Now We check accurate the model predicted the target value based on the train data we provided

In [20]:
from sklearn.metrics import confusion_matrix, classification_report

In [21]:
print(confusion_matrix(y_test, y_pred))

[[142  24]
 [ 28  81]]


[[ True Positive, False Negative ],
 [ False Positive, True Negative ]]

142 → Real bills correctly detected ✅

24 → Real bills incorrectly labeled as fake ❌

28 → Fake bills incorrectly labeled as real ❌ (this is risky!)

81 → Fake bills correctly detected

**Now we try to optimize the model
approach to ensure we create or adopt the necessary parameters**


**Optimization is like tuning your robot’s “settings or configuration"**

three common approaches

**Manual tuning 🎛️**
You change one parameter at a time and see if accuracy improves.
Example: Increase n_estimators from 100 → 200 → 300 and check results.
Simple, but slow

**Grid Search 🔍**
You define a grid of parameter values:
The computer tries all combinations → picks the best one.
Accurate but can take a long time for many parameters


**Randomized Search 🎲**
Like Grid Search, but instead of trying all combinations, it samples randomly.
Faster for big datasets, still usually finds good settings

**Bayesian Optimization (advanced)**
The computer learns which settings are better over time instead of trying everything.
Very efficient, but more advanced

In [22]:
from sklearn.model_selection import GridSearchCV

In [23]:
# GridSearchCV with XGBoost

param_grid = {'n_estimators': [150, 250, 250],
              'learning_rate': [0.1, 0.5, 1]}
# Total combinations = 3 × 3 = 9 models
# if you use 5-fold cross-validation (cv=5):
# Total models = 9 × 5 = 45 models trained.

In [24]:
# Now we create our grid
mygrid = GridSearchCV(XGBClassifier(), param_grid, cv=5)

In [25]:
mygrid.fit(X_train, y_train)

In [26]:
mygrid.best_params_

{'learning_rate': 0.1, 'n_estimators': 150}

In [27]:
mygrid.best_score_

np.float64(0.8359402241594023)

Now we create the full summary of full validation

all results summarize in this table

In [28]:
mygrid_summary = pd.DataFrame(mygrid.cv_results_)

In [29]:
mygrid_summary.info

In [30]:
mygrid_summary.iloc[:,4]

Unnamed: 0,param_learning_rate
0,0.1
1,0.1
2,0.1
3,0.5
4,0.5
5,0.5
6,1.0
7,1.0
8,1.0


The best model

In [31]:
mygrid_summary.iloc[:,14]

Unnamed: 0,rank_test_score
0,1
1,2
2,2
3,7
4,8
5,8
6,6
7,4
8,4


Scores now

In [32]:
mean_test_score = mygrid_summary.iloc[:,12]

The Faults

In [33]:
# Cross Validation Fault
mygrid_summary.iloc[:, 7:12]

Unnamed: 0,split0_test_score,split1_test_score,split2_test_score,split3_test_score,split4_test_score
0,0.831818,0.813636,0.808219,0.858447,0.86758
1,0.827273,0.813636,0.808219,0.86758,0.858447
2,0.827273,0.813636,0.808219,0.86758,0.858447
3,0.822727,0.809091,0.808219,0.853881,0.863014
4,0.822727,0.809091,0.812785,0.844749,0.863014
5,0.822727,0.809091,0.812785,0.844749,0.863014
6,0.831818,0.818182,0.803653,0.853881,0.863014
7,0.831818,0.813636,0.808219,0.853881,0.863014
8,0.831818,0.813636,0.808219,0.853881,0.863014


Impact of the Project 🌟

Helps banks and businesses detect fake bills quickly.
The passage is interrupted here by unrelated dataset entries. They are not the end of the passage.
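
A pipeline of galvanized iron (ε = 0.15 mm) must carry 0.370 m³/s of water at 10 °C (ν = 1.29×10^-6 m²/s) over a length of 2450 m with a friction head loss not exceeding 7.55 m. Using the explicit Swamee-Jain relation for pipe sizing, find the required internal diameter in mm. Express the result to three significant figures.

D ≈ 574 mm

Swamee-Jain (Type III): D = 0.66·[ε^1.25·(LQ²/(gh_f))^4.75 + ν·Q^9.4·(L/(gh_f))^5.2]^0.04
LQ²/(gh_f) = 4.528; L/(gh_f) = 33.08
Term 1 = ε^1.25·(…)^4.75 = 0.0217; Term 2 = ν·Q^9.4·(…)^5.2 = 0.00898
D = 0.66·(0.0217 + 0.00898)^0.04 = 0.5741 m = 574 mm
Check: V = 1.43 m/s, Re = 6.36×10^5, f = 0.01579, h_f = 7.02 m ≈ 7.55 m ✓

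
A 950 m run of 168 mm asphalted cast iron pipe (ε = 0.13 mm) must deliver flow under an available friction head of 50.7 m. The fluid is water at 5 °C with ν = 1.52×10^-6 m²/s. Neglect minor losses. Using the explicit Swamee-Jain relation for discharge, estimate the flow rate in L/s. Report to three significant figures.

Q ≈ 66.6 L/s

Swamee-Jain (Type II): Q = -0.965·√(gD⁵h_f/L)·ln[ε/(3.7D) + √(3.17ν²L/(gD³h_f))]
√(gD⁵h_f/L) = √(9.81·0.168⁵·50.7/950) = 0.008370
ε/(3.7D) = 2.09×10^-4; √(3.17ν²L/(gD³h_f)) = 5.43×10^-5
Q = -0.965·0.008370·ln(2.635×10^-4) = 0.06657 m³/s
Check: V = 3.00 m/s, Re = 3.32×10^5, f = 0.01964, h_f = 51.1 m ≈ 50.7 m ✓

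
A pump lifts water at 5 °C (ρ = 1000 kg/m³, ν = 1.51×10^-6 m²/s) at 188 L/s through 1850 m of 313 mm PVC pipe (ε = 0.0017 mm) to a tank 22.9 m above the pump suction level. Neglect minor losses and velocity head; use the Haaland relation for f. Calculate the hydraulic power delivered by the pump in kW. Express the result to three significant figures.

V = 4Q/(πD²) = 2.443 m/s; Re = 5.06×10^5; ε/D = 5.43×10^-6; f = 0.01309
h_f = f(L/D)V²/2g = 23.55 m
Total head H = z + h_f = 22.9 + 23.55 = 46.45 m
P_hyd = ρgQH = 1000·9.81·0.188·46.45 = 85.66 kW

P_hyd ≈ 85.7 kW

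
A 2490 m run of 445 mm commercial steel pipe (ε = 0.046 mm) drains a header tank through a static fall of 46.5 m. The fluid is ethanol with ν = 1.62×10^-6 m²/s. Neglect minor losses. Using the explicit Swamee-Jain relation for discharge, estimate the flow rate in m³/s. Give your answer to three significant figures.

Q ≈ 0.540 m³/s

Swamee-Jain (Type II): Q = -0.965·√(gD⁵h_f/L)·ln[ε/(3.7D) + √(3.17ν²L/(gD³h_f))]
√(gD⁵h_f/L) = √(9.81·0.445⁵·46.5/2490) = 0.05654
ε/(3.7D) = 2.79×10^-5; √(3.17ν²L/(gD³h_f)) = 2.27×10^-5
Q = -0.965·0.05654·ln(5.064×10^-5) = 0.5397 m³/s
Check: V = 3.47 m/s, Re = 9.53×10^5, f = 0.01361, h_f = 46.7 m ≈ 46.5 m ✓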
Reduces human errors in bill authentication.

Shows how machine learning can automate important security tasks

Insights Achieved 🔍

XGBoost is fast, accurate, and handles missing data automatically.
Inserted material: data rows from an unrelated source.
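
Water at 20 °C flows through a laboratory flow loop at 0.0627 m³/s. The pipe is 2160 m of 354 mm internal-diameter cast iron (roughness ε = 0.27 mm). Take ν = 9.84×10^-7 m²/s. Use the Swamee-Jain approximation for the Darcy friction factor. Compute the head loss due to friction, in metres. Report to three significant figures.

h_f ≈ 2.53 m

V = 4Q/(πD²) = 4·0.0627/(π·0.354²) = 0.6370 m/s
Re = VD/ν = 0.6370·0.354/9.84×10^-7 = 2.29×10^5 → turbulent
ε/D = 0.27/354 = 7.63×10^-4
Swamee-Jain: f = 0.02001
h_f = f(L/D)V²/(2g) = 0.02001·(2160/0.354)·0.6370²/(2·9.81) = 2.526 m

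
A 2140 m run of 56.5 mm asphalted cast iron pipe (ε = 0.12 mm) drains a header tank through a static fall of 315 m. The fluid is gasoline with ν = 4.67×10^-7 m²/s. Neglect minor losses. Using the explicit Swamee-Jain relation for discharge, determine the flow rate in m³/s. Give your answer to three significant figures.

Swamee-Jain (Type II): Q = -0.965·√(gD⁵h_f/L)·ln[ε/(3.7D) + √(3.17ν²L/(gD³h_f))]
√(gD⁵h_f/L) = √(9.81·0.0565⁵·315/2140) = 9.118×10^-4
ε/(3.7D) = 5.74×10^-4; √(3.17ν²L/(gD³h_f)) = 5.15×10^-5
Q = -0.965·9.118×10^-4·ln(6.255×10^-4) = 0.006491 m³/s
Check: V = 2.59 m/s, Re = 3.13×10^5, f = 0.02450, h_f = 317 m ≈ 315 m ✓

Q ≈ 0.00649 m³/s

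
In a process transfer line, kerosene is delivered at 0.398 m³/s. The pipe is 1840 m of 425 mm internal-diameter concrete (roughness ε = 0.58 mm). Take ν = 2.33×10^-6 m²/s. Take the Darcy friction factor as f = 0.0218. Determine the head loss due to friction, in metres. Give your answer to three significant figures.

h_f ≈ 37.9 m

V = 4Q/(πD²) = 4·0.398/(π·0.425²) = 2.806 m/s
h_f = f(L/D)V²/(2g) = 0.02180·(1840/0.425)·2.806²/(2·9.81) = 37.86 m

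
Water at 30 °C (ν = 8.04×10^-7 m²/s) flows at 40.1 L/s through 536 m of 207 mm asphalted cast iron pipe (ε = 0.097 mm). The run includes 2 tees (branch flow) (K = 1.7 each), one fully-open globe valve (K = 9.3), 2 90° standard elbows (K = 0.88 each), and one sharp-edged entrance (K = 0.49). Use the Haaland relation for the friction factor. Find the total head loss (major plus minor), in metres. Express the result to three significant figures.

V = 4Q/(πD²) = 1.192 m/s; V²/2g = 0.07237 m
Re = 3.07×10^5, ε/D = 4.69×10^-4 → f = 0.01786 (Haaland)
Major: h_f = f(L/D)·V²/2g = 0.01786·2589·0.07237 = 3.347 m
Minor: ΣK = 15.0; h_m = ΣK·V²/2g = 1.082 m
Total H_L = 3.347 + 1.082 = 4.429 m

H_L ≈ 4.43 m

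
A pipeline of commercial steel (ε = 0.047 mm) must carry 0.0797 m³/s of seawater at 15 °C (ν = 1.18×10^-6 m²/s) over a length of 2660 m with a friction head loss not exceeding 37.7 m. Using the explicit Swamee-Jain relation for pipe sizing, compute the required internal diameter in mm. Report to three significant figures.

Swamee-Jain (Type III): D = 0.66·[ε^1.25·(LQ²/(gh_f))^4.75 + ν·Q^9.4·(L/(gh_f))^5.2]^0.04
LQ²/(gh_f) = 0.04569; L/(gh_f) = 7.192
Term 1 = ε^1.25·(…)^4.75 = 1.68×10^-12; Term 2 = ν·Q^9.4·(…)^5.2 = 1.59×10^-12
D = 0.66·(1.68×10^-12 + 1.59×10^-12)^0.04 = 0.2291 m = 229 mm
Check: V = 1.93 m/s, Re = 3.75×10^5, f = 0.01597, h_f = 35.3 m ≈ 37.7 m ✓

D ≈ 229 mm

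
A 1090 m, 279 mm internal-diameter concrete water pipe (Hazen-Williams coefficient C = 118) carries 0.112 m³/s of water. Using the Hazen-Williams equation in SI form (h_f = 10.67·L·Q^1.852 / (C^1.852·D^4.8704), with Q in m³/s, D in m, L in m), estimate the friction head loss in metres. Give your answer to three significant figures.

h_f ≈ 14.7 m

h_f = 10.67·1090·0.112^1.852 / (118^1.852·0.279^4.8704) = 14.71 m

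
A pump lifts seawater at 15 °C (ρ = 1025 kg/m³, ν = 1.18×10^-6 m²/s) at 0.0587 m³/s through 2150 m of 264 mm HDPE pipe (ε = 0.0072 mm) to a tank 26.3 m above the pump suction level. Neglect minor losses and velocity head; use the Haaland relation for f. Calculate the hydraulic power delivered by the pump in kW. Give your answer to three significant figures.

V = 4Q/(πD²) = 1.072 m/s; Re = 2.40×10^5; ε/D = 2.73×10^-5; f = 0.01516
h_f = f(L/D)V²/2g = 7.237 m
Total head H = z + h_f = 26.3 + 7.237 = 33.54 m
P_hyd = ρgQH = 1025·9.81·0.0587·33.54 = 19.79 kW

P_hyd ≈ 19.8 kW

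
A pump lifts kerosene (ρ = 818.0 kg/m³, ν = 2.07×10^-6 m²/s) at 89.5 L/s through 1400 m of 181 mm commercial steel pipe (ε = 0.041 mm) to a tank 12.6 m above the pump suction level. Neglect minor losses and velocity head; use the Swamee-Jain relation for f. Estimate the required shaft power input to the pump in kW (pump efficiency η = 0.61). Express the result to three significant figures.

P_shaft ≈ 107 kW

V = 4Q/(πD²) = 3.478 m/s; Re = 3.04×10^5; ε/D = 2.27×10^-4; f = 0.01650
h_f = f(L/D)V²/2g = 78.68 m
Total head H = z + h_f = 12.6 + 78.68 = 91.28 m
P_hyd = ρgQH = 818.0·9.81·0.0895·91.28 = 65.56 kW
P_shaft = P_hyd/η = 65.56/0.61 = 107.5 kW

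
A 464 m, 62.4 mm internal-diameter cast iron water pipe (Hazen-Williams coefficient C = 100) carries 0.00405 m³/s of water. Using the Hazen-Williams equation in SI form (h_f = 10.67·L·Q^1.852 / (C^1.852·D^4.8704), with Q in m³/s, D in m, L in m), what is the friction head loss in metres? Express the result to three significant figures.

h_f ≈ 26.8 m

h_f = 10.67·464·0.00405^1.852 / (100^1.852·0.0624^4.8704) = 26.77 m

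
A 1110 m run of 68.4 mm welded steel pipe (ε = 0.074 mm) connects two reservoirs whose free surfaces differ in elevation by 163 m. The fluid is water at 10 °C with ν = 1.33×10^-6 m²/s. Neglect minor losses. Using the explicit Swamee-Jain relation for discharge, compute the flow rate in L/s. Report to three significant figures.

Q ≈ 11.1 L/s

Swamee-Jain (Type II): Q = -0.965·√(gD⁵h_f/L)·ln[ε/(3.7D) + √(3.17ν²L/(gD³h_f))]
√(gD⁵h_f/L) = √(9.81·0.0684⁵·163/1110) = 0.001469
ε/(3.7D) = 2.92×10^-4; √(3.17ν²L/(gD³h_f)) = 1.10×10^-4
Q = -0.965·0.001469·ln(4.027×10^-4) = 0.01108 m³/s
Check: V = 3.02 m/s, Re = 1.55×10^5, f = 0.02185, h_f = 164 m ≈ 163 m ✓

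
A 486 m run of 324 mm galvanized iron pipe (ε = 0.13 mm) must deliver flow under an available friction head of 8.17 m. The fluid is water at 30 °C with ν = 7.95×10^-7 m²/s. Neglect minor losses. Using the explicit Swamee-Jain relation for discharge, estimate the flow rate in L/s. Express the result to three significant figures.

Swamee-Jain (Type II): Q = -0.965·√(gD⁵h_f/L)·ln[ε/(3.7D) + √(3.17ν²L/(gD³h_f))]
√(gD⁵h_f/L) = √(9.81·0.324⁵·8.17/486) = 0.02427
ε/(3.7D) = 1.08×10^-4; √(3.17ν²L/(gD³h_f)) = 1.89×10^-5
Q = -0.965·0.02427·ln(1.273×10^-4) = 0.2100 m³/s
Check: V = 2.55 m/s, Re = 1.04×10^6, f = 0.01657, h_f = 8.22 m ≈ 8.17 m ✓

Q ≈ 210 L/s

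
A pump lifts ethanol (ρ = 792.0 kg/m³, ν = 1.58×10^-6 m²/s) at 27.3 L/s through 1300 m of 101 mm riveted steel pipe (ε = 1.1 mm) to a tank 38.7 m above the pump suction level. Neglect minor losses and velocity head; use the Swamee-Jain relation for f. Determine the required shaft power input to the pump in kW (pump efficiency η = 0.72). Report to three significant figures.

V = 4Q/(πD²) = 3.407 m/s; Re = 2.18×10^5; ε/D = 0.0109; f = 0.03943
h_f = f(L/D)V²/2g = 300.3 m
Total head H = z + h_f = 38.7 + 300.3 = 339.0 m
P_hyd = ρgQH = 792.0·9.81·0.0273·339.0 = 71.91 kW
P_shaft = P_hyd/η = 71.91/0.72 = 99.88 kW

P_shaft ≈ 99.9 kW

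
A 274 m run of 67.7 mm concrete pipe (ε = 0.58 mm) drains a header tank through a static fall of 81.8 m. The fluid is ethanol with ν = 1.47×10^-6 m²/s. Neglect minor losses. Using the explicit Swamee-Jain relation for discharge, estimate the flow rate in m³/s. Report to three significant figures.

Q ≈ 0.0119 m³/s

Swamee-Jain (Type II): Q = -0.965·√(gD⁵h_f/L)·ln[ε/(3.7D) + √(3.17ν²L/(gD³h_f))]
√(gD⁵h_f/L) = √(9.81·0.0677⁵·81.8/274) = 0.002041
ε/(3.7D) = 0.00232; √(3.17ν²L/(gD³h_f)) = 8.68×10^-5
Q = -0.965·0.002041·ln(0.002402) = 0.01188 m³/s
Check: V = 3.30 m/s, Re = 1.52×10^5, f = 0.03663, h_f = 82.3 m ≈ 81.8 m ✓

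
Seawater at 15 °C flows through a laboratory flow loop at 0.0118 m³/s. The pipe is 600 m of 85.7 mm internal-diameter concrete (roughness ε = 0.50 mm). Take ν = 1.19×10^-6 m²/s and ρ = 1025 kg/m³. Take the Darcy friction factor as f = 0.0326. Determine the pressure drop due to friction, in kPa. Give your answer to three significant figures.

V = 4Q/(πD²) = 4·0.0118/(π·0.0857²) = 2.046 m/s
h_f = f(L/D)V²/(2g) = 0.03260·(600/0.0857)·2.046²/(2·9.81) = 48.68 m
Δp = ρg·h_f = 1025·9.81·48.68 = 489.5 kPa

Δp ≈ 489 kPa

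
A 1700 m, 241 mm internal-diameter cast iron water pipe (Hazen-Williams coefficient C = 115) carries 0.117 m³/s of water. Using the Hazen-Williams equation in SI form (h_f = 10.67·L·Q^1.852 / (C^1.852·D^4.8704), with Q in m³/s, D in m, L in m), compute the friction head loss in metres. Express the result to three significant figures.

h_f = 10.67·1700·0.117^1.852 / (115^1.852·0.241^4.8704) = 53.25 m

h_f ≈ 53.2 m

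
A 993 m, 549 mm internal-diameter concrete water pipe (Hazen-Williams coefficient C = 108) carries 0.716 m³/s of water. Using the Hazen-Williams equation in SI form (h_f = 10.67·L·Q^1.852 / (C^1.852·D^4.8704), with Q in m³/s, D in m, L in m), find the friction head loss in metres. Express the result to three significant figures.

h_f ≈ 18.2 m

h_f = 10.67·993·0.716^1.852 / (108^1.852·0.549^4.8704) = 18.15 m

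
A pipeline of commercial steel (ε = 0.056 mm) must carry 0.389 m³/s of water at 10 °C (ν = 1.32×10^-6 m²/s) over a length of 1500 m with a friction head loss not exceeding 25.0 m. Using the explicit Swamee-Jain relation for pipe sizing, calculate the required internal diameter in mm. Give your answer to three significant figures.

Swamee-Jain (Type III): D = 0.66·[ε^1.25·(LQ²/(gh_f))^4.75 + ν·Q^9.4·(L/(gh_f))^5.2]^0.04
LQ²/(gh_f) = 0.9255; L/(gh_f) = 6.116
Term 1 = ε^1.25·(…)^4.75 = 3.35×10^-6; Term 2 = ν·Q^9.4·(…)^5.2 = 2.27×10^-6
D = 0.66·(3.35×10^-6 + 2.27×10^-6)^0.04 = 0.4070 m = 407 mm
Check: V = 2.99 m/s, Re = 9.22×10^5, f = 0.01411, h_f = 23.7 m ≈ 25.0 m ✓

D ≈ 407 mm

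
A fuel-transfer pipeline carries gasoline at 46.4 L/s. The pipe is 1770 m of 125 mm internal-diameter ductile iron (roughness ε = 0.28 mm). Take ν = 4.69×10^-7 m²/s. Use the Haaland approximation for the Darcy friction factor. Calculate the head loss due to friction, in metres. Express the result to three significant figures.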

Tuning parameters significantly improves model performance.

Confusion matrix helps understand mistakes and improve the model.

Even a simple dataset can be used to train a powerful model for real-world problems.

What We Achieved 🏁

Built an XGBoost model to detect real vs fake bills.

Optimized parameters using Grid Search for best accuracy.

Successfully demonstrated machine learning in bill authentication.

Created a clear workflow from dataset → model → evaluation → optimization.